The speaker who qualified at Sunday's meeting said one of the most important things the newcomer could do is to find similarities between him and the others at the meeting. He said when he first got sober he paid attention to how he was different from others in the rooms. He said it’s important to realize we’re at meetings because we have a problem with alcohol or drugs. Everyone, he said, has differences in their backgrounds, education, or ethnicity. But none of those things is as relevant as the fact of the disease brought us to the room.

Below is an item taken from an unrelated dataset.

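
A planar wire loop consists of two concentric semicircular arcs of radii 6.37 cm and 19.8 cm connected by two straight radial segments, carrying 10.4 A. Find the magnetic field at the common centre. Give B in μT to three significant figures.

B ≈ 34.8 μT

The radial connectors point toward the centre, so dl × r̂ = 0 and they contribute nothing.
Each semicircle gives μ₀I/(4R): inner arc 5.13×10⁻⁵ T, outer arc 1.65×10⁻⁵ T.
The two arcs carry current in opposite angular senses, so their fields oppose: B = |5.13×10⁻⁵ − 1.65×10⁻⁵| = 3.48×10⁻⁵ T.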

I was like the speaker. When I first started trying to get sober some 25 years ago I recall going to a meeting where many of those attending were unemployed. At the time it was nearly impossible for me to quit drinking. I was drinking every day. I drank when I got out of bed. I drank when I awoke in the middle of the night. No matter how much effort I made, I couldn't stop. Yet I had the ego or the false pride to look at myself as different from the others in the meeting. And the only reason I did that was because I had a job and they didn’t.

This kind of discrimination, separating myself from others for whatever reason,will keep me sick. My brother, who died of this disease, would say "I'm not like these other guys. I had a job. I had a car." The reality is that my brother was as bad or worse as anyone I've met in Alcoholics Anonymous. And immediately before he got sober, he was homeless and had nowhere to go. He was so entrenched in his disease that six months after he left the halfway house he died of complications of alcoholism. Would he have died anyway? I don't know. But I do know he would have had a better chance to survive whatever was going on with him had he been sober. He looked at the differences between himself and the others at the meeting.

One of the insidious aspects of our disease is it is lying in wait to kill us. And part of the process of it wanting to kill us is it tells us "you're not so bad. You're not like those other guys. You can handle your booze." We must override and fight this with every ounce of our ability. We must look to the banker, to the labor, to the illiterate, to the illegal alien who doesn't speak our language, as members of the group who are there for the same reasons. They are our saviors because they might tell a story or share an experience that will make us realize the severity of our disease.

I thank them for being there. One of the "different" members of that group might have saved my life today.